AHIRLAR TAMAMEN BOŞALDI
Tesalya ve çevresindeki çiftlikler, salgının en yoğun hissedildiği bölgeler arasında yer alıyor. Karditsa’da 650 başlık sürüsünü işleten ve aynı zamanda veteriner olan Anastasia Siourtou, virüs tespit edilmesinin ardından 12 Kasım’da tüm hayvanlarının imha edildiğini anlatarak, “Ahırın tamamen boşaldığı o gün çok yıkıcıydı. Koruyamadığımı hissettim” dedi. Siourtou, hastalığın komşu bir çiftlikte saklanan vakalar yüzünden yayıldığını düşündüğünü ifade etti.
Ağustos 2024’te Kuzey Yunanistan’da görülen ilk vakaların ardından hastalık kısa sürede ülke geneline yayıldı. Tarım Bakanlığı verilerine göre kasım ortasına kadar 1.702 vaka kaydedildi ve imha edilen hayvanların toplam sürü varlığı içindeki payı yüzde 4–5’e ulaştı. Bir çiftlikte tek bir hastalık belirtisinin görülmesi bile tüm sürünün itlaf edilmesini zorunlu kılıyor.
SÜT ÜRÜNLERİ SEKTÖRÜ ETKİLENDİ
Salgının etkileri süt ürünleri sektöründe de hissedilmeye başlandı. Yunanistan’da koyun-keçi sütü üretiminin yaklaşık yüzde 80’i Avrupa Birliği coğrafi işaretine sahip feta peynirinin hammaddesini oluşturuyor. Geçtiğimiz yıl 785 milyon euroluk feta ihracatı yapan ülkede, süt tedarikindeki düşüş nedeniyle mandıralar sıkıntı yaşamaya başladı. Uzmanlar, üretim maliyetlerinin artacağını ve piyasada fiyat artışlarının kaçınılmaz olduğunu belirtiyor. Tesalya Üniversitesi’nden Prof. Dimitris Gougoulis, “Süt üretimindeki daralma, feta arzını korumayı giderek zorlaştırıyor” değerlendirmesinde bulundu.
Bölgedeki çiftçiler ise yaşanan kayıplar karşısında tepkili.
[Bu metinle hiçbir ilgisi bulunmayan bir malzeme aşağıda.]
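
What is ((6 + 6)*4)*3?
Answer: 144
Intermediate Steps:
((6 + 6)*4)*3 = (12*4)*3 = 48*3 = 144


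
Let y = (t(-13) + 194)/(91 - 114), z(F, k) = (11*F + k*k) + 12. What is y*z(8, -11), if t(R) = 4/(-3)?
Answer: -127738/69 ≈ -1851.3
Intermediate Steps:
z(F, k) = 12 + k² + 11*F (z(F, k) = (11*F + k²) + 12 = (k² + 11*F) + 12 = 12 + k² + 11*F)
t(R) = -4/3 (t(R) = 4*(-⅓) = -4/3)
y = -578/69 (y = (-4/3 + 194)/(91 - 114) = (578/3)/(-23) = (578/3)*(-1/23) = -578/69 ≈ -8.3768)
y*z(8, -11) = -578*(12 + (-11)² + 11*8)/69 = -578*(12 + 121 + 88)/69 = -578/69*221 = -127738/69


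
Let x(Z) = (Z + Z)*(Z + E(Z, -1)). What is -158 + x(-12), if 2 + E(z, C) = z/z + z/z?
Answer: 130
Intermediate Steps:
E(z, C) = 0 (E(z, C) = -2 + (z/z + z/z) = -2 + (1 + 1) = -2 + 2 = 0)
x(Z) = 2*Z**2 (x(Z) = (Z + Z)*(Z + 0) = (2*Z)*Z = 2*Z**2)
-158 + x(-12) = -158 + 2*(-12)**2 = -158 + 2*144 = -158 + 288 = 130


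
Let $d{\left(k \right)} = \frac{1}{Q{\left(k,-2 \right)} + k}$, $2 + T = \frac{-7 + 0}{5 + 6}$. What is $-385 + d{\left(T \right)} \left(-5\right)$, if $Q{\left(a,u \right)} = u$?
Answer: $- \frac{19580}{51} \approx -383.92$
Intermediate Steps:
$T = - \frac{29}{11}$ ($T = -2 + \frac{-7 + 0}{5 + 6} = -2 - \frac{7}{11} = - \frac{29}{11} \approx -2.6364$)
$d{\left(k \right)} = \frac{1}{-2 + k}$
$-385 + d{\left(T \right)} \left(-5\right) = -385 + \frac{1}{-2 - \frac{29}{11}} \left(-5\right) = -385 + \frac{1}{- \frac{51}{11}} \left(-5\right) = -385 - - \frac{55}{51} = -385 + \frac{55}{51} = - \frac{19580}{51}$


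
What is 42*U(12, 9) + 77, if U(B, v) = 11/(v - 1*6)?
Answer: 231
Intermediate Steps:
U(B, v) = 11/(-6 + v) (U(B, v) = 11/(v - 6) = 11/(-6 + v))
42*U(12, 9) + 77 = 42*(11/(-6 + 9)) + 77 = 42*(11/3) + 77 = 154 + 77 = 231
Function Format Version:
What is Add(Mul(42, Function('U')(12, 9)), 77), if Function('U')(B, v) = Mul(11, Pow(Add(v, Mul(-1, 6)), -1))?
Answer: 231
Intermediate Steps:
Function('U')(B, v) = Mul(11, Pow(Add(-6, v), -1)) (Function('U')(B, v) = Mul(11, Pow(Add(v, -6), -1)) = Mul(11, Pow(Add(-6, v), -1)))
Add(Mul(42, Function('U')(12, 9)), 77) = Add(Mul(42, Mul(11, Pow(Add(-6, 9), -1))), 77) = Add(Mul(42, Mul(11, Pow(3, -1))), 77) = Add(Mul(42, Mul(11, Rational(1, 3))), 77) = Add(Mul(42, Rational(11, 3)), 77) = Add(154, 77) = 231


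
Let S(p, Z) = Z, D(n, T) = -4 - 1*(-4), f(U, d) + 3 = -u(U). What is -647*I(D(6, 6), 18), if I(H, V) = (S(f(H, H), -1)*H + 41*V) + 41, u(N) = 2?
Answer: -504013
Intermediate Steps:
f(U, d) = -5 (f(U, d) = -3 - 1*2 = -3 - 2 = -5)
D(n, T) = 0 (D(n, T) = -4 + 4 = 0)
I(H, V) = 41 - H + 41*V (I(H, V) = (-H + 41*V) + 41 = 41 - H + 41*V)
-647*I(D(6, 6), 18) = -647*(41 - 1*0 + 41*18) = -647*(41 + 0 + 738) = -647*779 = -504013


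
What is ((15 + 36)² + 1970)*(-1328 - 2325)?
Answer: -16697863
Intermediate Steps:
((15 + 36)² + 1970)*(-1328 - 2325) = (51² + 1970)*(-3653) = (2601 + 1970)*(-3653) = 4571*(-3653) = -16697863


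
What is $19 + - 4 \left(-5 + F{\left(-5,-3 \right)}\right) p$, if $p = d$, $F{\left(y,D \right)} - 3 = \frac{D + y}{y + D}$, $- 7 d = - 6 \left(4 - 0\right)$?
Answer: $\frac{229}{7} \approx 32.714$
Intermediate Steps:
$d = \frac{24}{7}$ ($d = - \frac{\left(-6\right) \left(4 - 0\right)}{7} = - \frac{\left(-6\right) \left(4 + 0\right)}{7} = - \frac{\left(-6\right) 4}{7} = \left(- \frac{1}{7}\right) \left(-24\right) = \frac{24}{7} \approx 3.4286$)
$F{\left(y,D \right)} = 4$ ($F{\left(y,D \right)} = 3 + \frac{D + y}{y + D} = 3 + \frac{D + y}{D + y} = 3 + 1 = 4$)
$p = \frac{24}{7} \approx 3.4286$
$19 + - 4 \left(-5 + F{\left(-5,-3 \right)}\right) p = 19 + - 4 \left(-5 + 4\right) \frac{24}{7} = 19 + \left(-4\right) \left(-1\right) \frac{24}{7} = 19 + 4 \cdot \frac{24}{7} = 19 + \frac{96}{7} = \frac{229}{7}$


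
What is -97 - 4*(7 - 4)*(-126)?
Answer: 1415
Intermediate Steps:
-97 - 4*(7 - 4)*(-126) = -97 - 4*3*(-126) = -97 - 12*(-126) = -97 + 1512 = 1415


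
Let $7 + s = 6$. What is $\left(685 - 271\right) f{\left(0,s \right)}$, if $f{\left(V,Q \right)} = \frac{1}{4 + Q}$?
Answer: $138$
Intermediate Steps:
$s = -1$ ($s = -7 + 6 = -1$)
$\left(685 - 271\right) f{\left(0,s \right)} = \frac{685 - 271}{4 - 1} = \frac{685 - 271}{3} = 414 \cdot \frac{1}{3} = 138$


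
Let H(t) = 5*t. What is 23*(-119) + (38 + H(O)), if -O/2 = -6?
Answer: -2639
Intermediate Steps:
O = 12 (O = -2*(-6) = 12)
23*(-119) + (38 + H(O)) = 23*(-119) + (38 + 5*12) = -2737 + (38 + 60) = -2737 + 98 = -2639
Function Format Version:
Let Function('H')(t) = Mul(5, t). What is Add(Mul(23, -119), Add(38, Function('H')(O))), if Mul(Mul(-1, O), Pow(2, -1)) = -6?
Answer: -2639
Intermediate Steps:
O = 12 (O = Mul(-2, -6) = 12)
Add(Mul(23, -119), Add(38, Function('H')(O))) = Add(Mul(23, -119), Add(38, Mul(5, 12))) = Add(-2737, Add(38, 60)) = Add(-2737, 98) = -2639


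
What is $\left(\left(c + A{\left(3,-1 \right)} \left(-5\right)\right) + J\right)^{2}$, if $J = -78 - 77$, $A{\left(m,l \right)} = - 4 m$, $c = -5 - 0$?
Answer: $10000$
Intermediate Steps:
$c = -5$ ($c = -5 + 0 = -5$)
$J = -155$ ($J = -78 - 77 = -155$)
$\left(\left(c + A{\left(3,-1 \right)} \left(-5\right)\right) + J\right)^{2} = \left(\left(-5 + \left(-4\right) 3 \left(-5\right)\right) - 155\right)^{2} = \left(\left(-5 - -60\right) - 155\right)^{2} = \left(\left(-5 + 60\right) - 155\right)^{2} = \left(55 - 155\right)^{2} = \left(-100\right)^{2} = 10000$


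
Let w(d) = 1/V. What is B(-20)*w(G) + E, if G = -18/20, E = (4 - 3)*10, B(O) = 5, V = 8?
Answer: 85/8 ≈ 10.625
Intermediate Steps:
E = 10 (E = 1*10 = 10)
G = -9/10 (G = -18*1/20 = -9/10 ≈ -0.90000)
w(d) = ⅛ (w(d) = 1/8 = ⅛)
B(-20)*w(G) + E = 5*(⅛) + 10 = 5/8 + 10 = 85/8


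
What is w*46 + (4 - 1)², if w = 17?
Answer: 791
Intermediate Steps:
w*46 + (4 - 1)² = 17*46 + (4 - 1)² = 782 + 3² = 782 + 9 = 791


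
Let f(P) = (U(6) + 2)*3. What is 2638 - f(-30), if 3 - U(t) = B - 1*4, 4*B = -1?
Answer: 10441/4 ≈ 2610.3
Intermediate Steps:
B = -¼ (B = (¼)*(-1) = -¼ ≈ -0.25000)
U(t) = 29/4 (U(t) = 3 - (-¼ - 1*4) = 3 - (-¼ - 4) = 3 - 1*(-17/4) = 3 + 17/4 = 29/4)
f(P) = 111/4 (f(P) = (29/4 + 2)*3 = (37/4)*3 = 111/4)
2638 - f(-30) = 2638 - 1*111/4 = 2638 - 111/4 = 10441/4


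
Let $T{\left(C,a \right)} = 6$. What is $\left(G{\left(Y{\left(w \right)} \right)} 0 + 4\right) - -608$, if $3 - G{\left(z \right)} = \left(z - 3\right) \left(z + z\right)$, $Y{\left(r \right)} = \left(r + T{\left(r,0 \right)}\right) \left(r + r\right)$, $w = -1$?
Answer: $612$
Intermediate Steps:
$Y{\left(r \right)} = 2 r \left(6 + r\right)$ ($Y{\left(r \right)} = \left(r + 6\right) \left(r + r\right) = \left(6 + r\right) 2 r = 2 r \left(6 + r\right)$)
$G{\left(z \right)} = 3 - 2 z \left(-3 + z\right)$ ($G{\left(z \right)} = 3 - \left(z - 3\right) \left(z + z\right) = 3 - \left(-3 + z\right) 2 z = 3 - 2 z \left(-3 + z\right)$)
$\left(G{\left(Y{\left(w \right)} \right)} 0 + 4\right) - -608 = \left(\left(3 - 2 \left(2 \left(-1\right) \left(6 - 1\right)\right)^{2} + 6 \cdot 2 \left(-1\right) \left(6 - 1\right)\right) 0 + 4\right) - -608 = \left(\left(3 - 2 \left(2 \left(-1\right) 5\right)^{2} + 6 \cdot 2 \left(-1\right) 5\right) 0 + 4\right) + 608 = \left(\left(3 - 2 \left(-10\right)^{2} + 6 \left(-10\right)\right) 0 + 4\right) + 608 = \left(\left(3 - 200 - 60\right) 0 + 4\right) + 608 = \left(\left(-257\right) 0 + 4\right) + 608 = \left(0 + 4\right) + 608 = 4 + 608 = 612$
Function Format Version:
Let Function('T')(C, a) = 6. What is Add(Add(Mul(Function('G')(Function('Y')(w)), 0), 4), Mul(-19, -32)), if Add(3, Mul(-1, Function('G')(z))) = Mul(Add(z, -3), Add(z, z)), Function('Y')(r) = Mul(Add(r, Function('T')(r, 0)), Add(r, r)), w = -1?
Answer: 612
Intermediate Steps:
Function('Y')(r) = Mul(2, r, Add(6, r)) (Function('Y')(r) = Mul(Add(r, 6), Add(r, r)) = Mul(Add(6, r), Mul(2, r)) = Mul(2, r, Add(6, r)))
Function('G')(z) = Add(3, Mul(-2, z, Add(-3, z))) (Function('G')(z) = Add(3, Mul(-1, Mul(Add(z, -3), Add(z, z)))) = Add(3, Mul(-1, Mul(Add(-3, z), Mul(2, z)))) = Add(3, Mul(-1, Mul(2, z, Add(-3, z)))) = Add(3, Mul(-2, z, Add(-3, z))))
Add(Add(Mul(Function('G')(Function('Y')(w)), 0), 4), Mul(-19, -32)) = Add(Add(Mul(Add(3, Mul(-2, Pow(Mul(2, -1, Add(6, -1)), 2)), Mul(6, Mul(2, -1, Add(6, -1)))), 0), 4), Mul(-19, -32)) = Add(Add(Mul(Add(3, Mul(-2, Pow(Mul(2, -1, 5), 2)), Mul(6, Mul(2, -1, 5))), 0), 4), 608) = Add(Add(Mul(Add(3, Mul(-2, Pow(-10, 2)), Mul(6, -10)), 0), 4), 608) = Add(Add(Mul(Add(3, Mul(-2, 100), -60), 0), 4), 608) = Add(Add(Mul(Add(3, -200, -60), 0), 4), 608) = Add(Add(Mul(-257, 0), 4), 608) = Add(Add(0, 4), 608) = Add(4, 608) = 612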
Karditsa yakınlarında 873 hayvanını kaybeden çiftçi Tassos Manakas, yaşadığı şoku “O gün kanım çekilmiş gibiydi” sözleriyle anlattı. Rizomylos’ta çiftçilik yapan Haris Seskliotis ise iki yıl içinde ikinci büyük kaybını yaşadığını belirterek, “Bildiğimiz tek iş bu, başka bir geçim yolumuz yok” dedi.
Hükümetin verdiği tazminatların hayvan başına 132 ile 220 euro arasında değişmesi ise çiftçiler tarafından yeterli bulunmuyor. Ayrıca ilk vakadan 14 ay sonra Uzman Komitesi’nin kurulması, veteriner hizmetlerinde personel eksikliği ve hastalığın görüldüğü bölgelerde karantina uygulanmaması başlıca eleştiri konuları arasında yer alıyor.